East Asia and the Pacific
East Asia and the Pacific—jointly with South Asia, the world’s most populous region—scores towards the middle of the range of the Global Human Capital Index results, with an overall average score of 65.77. The gap between the best and worst performers is among the largest of any region, reflecting in part the different stages of economic development of the 16 countries covered in the Index, as well as the varying degrees of human capital development that exist between countries with similar income. Over half of the countries in the region have achieved near-universal primary school enrolment rates. Yet, on average, over 20% of the region’s 0–14 age group is not enrolled in secondary education. Nevertheless, scores for the region’s Capacity subindex are generally much higher among the region’s younger age groups, reflecting the region’s remarkable progress between generations.
The best-performing countries in the region, such as Singapore (11), Japan (17), and Korea, Rep. (27), are global strongholds of human capital success, while countries such as Lao PDR (84), Myanmar (89) and Cambodia (92) trail the region despite their very high degree of human capital utilization across the Deployment subindex. By contrast, ASEAN economies such as Thailand (40) are managing to complement high Deployment scores with skill-intensive utilization of their human capital potential as evidenced by its strong performance on the Know-how subindex. Vietnam (64) and Indonesia (65) have made remarkable progress in educational attainment among their younger generations and have a correspondingly solid outlook for building their future human capital potential across the Development subindex. Malaysia (33) performs ahead of the rest of ASEAN other than Singapore, with strong scores across Capacity, Development and Know-how, but is held back by its Deployment subindex performance, due to considerable employment gender gaps.
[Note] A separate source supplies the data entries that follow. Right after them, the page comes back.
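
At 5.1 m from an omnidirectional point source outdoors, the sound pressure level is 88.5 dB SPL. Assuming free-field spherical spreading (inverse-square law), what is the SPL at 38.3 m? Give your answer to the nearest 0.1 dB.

71.0 dB SPL

For a point source in a free field, ΔL = −20·log₁₀(d₂/d₁).
ΔL = −20·log₁₀(38.3/5.1) = -17.51 dB, so L₂ = 88.5 + (-17.51) = 71.0 dB SPL.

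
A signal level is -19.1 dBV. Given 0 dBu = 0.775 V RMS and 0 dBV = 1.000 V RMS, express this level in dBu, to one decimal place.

The offset between the scales is 20·log₁₀(0.775/1.000) = −2.214 dB.
So dBu = -19.1 + 2.214 = -16.9 dBu.

-16.9 dBu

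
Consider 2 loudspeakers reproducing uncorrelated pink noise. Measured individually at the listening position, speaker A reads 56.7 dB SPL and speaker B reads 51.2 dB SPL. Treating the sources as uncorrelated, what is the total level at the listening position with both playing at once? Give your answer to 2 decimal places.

57.78 dB SPL

Add the sources as powers (linear), then convert back to dB:
L_total = 10·log₁₀(10^(56.7/10) + 10^(51.2/10)) = 10·log₁₀(599600) = 57.78 dB SPL.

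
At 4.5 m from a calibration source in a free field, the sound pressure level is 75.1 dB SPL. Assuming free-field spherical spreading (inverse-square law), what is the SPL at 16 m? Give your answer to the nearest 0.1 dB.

64.1 dB SPL

Free-field point source: level drops by 20·log₁₀ of the distance ratio.
ΔL = −20·log₁₀(16/4.5) = -11.02 dB, so L₂ = 75.1 + (-11.02) = 64.1 dB SPL.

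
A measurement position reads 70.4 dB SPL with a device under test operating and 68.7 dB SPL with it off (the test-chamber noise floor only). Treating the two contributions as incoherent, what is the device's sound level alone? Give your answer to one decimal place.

65.5 dB SPL

Subtract intensities: L_src = 10·log₁₀(10^(L_total/10) − 10^(L_bg/10)).
L_src = 10·log₁₀(10^(70.4/10) − 10^(68.7/10)) = 10·log₁₀(3552000) = 65.5 dB SPL.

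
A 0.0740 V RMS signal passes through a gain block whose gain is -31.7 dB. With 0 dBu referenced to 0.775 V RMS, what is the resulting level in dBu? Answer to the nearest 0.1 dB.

Input level: 20·log₁₀(0.0740/0.775) = -20.40 dBu.
Output: -20.40 − 31.7 = -52.1 dBu.

-52.1 dBu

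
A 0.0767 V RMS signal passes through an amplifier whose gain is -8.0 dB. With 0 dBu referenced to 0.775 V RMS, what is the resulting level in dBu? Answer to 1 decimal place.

-28.1 dBu

Input level: 20·log₁₀(0.0767/0.775) = -20.09 dBu.
Output: -20.09 − 8.0 = -28.1 dBu.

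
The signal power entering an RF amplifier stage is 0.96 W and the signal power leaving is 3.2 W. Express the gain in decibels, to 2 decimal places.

Power ratio → dB uses the 10·log₁₀ form:
10·log₁₀(3.2/0.96) = 10·log₁₀(3.333) = 5.23 dB.

5.23 dB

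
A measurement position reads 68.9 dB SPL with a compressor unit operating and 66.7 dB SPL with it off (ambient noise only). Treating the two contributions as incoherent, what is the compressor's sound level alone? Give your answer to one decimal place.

64.9 dB SPL

Background correction is a power subtraction:
L_src = 10·log₁₀(10^(68.9/10) − 10^(66.7/10)) = 10·log₁₀(3085000) = 64.9 dB SPL.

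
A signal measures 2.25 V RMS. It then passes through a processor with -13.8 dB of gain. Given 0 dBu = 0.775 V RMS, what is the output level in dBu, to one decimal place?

Input level: 20·log₁₀(2.25/0.775) = 9.26 dBu.
Output: 9.26 − 13.8 = -4.5 dBu.

-4.5 dBu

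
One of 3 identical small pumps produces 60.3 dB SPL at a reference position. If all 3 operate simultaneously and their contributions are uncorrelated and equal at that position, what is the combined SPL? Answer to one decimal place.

65.1 dB SPL

3 equal incoherent sources raise the level by 10·log₁₀(3) = 4.77 dB.
L_total = 60.3 + 4.77 = 65.1 dB SPL.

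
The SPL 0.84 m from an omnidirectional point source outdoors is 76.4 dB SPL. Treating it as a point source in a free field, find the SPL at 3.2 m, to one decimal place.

64.8 dB SPL

Inverse-square spreading gives ΔL = −20·log₁₀(d₂/d₁).
ΔL = −20·log₁₀(3.2/0.84) = -11.62 dB, so L₂ = 76.4 + (-11.62) = 64.8 dB SPL.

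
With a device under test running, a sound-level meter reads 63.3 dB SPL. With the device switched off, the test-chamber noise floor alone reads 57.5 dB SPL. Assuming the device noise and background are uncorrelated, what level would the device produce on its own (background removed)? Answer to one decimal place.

62.0 dB SPL

Background correction is a power subtraction:
L_src = 10·log₁₀(10^(63.3/10) − 10^(57.5/10)) = 10·log₁₀(1576000) = 62.0 dB SPL.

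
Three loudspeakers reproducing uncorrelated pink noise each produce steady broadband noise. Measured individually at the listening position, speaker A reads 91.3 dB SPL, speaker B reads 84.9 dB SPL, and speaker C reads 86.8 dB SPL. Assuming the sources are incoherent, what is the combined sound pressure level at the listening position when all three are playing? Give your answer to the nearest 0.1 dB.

Add the sources as powers (linear), then convert back to dB:
L_total = 10·log₁₀(10^(91.3/10) + 10^(84.9/10) + 10^(86.8/10)) = 10·log₁₀(2137000000) = 93.3 dB SPL.

93.3 dB SPL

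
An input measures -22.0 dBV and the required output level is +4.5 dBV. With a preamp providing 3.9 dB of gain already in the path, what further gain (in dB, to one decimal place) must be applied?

The required make-up gain is the shortfall in the dB sum.
G = +4.5 − (-22.0) − 3.9 = 22.6 dB.

22.6 dB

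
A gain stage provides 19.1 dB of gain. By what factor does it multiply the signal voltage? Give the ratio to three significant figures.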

China (34) does best on the Deployment subindex, but also performs relatively well across the Development and Know-how subindexes. Ranking well ahead of the other BRICS nations—except for the Russian Federation—the country’s rapid expansion of educational attainment across its younger generations is poised to prove an asset in preparing its future workforce. Conversely, fast-ageing Japan (17), and Korea, Rep. (27) realize a high degree of their human capital on the Capacity subindexes due to notable educational achievements of their older generations. However, both countries are held back by relatively low labour force participation across the age range, due in particular to persistent employment gender gaps. Singapore (11) combines the world’s second-highest proportion of high-skilled employment with significant strengths in the quality of its education system and staff training. It, too, is yet to fully realize the human capital boost that would come from addressing the nation’s employment gender gap.
Meanwhile, New Zealand (7) and Australia (20) add two further countries with solid track records in maximizing their human capital to the East Asia and the Pacific region’s wider talent pool, although the latter would benefit from additional efforts to reduce unemployment and underemployment, particularly among its young generation.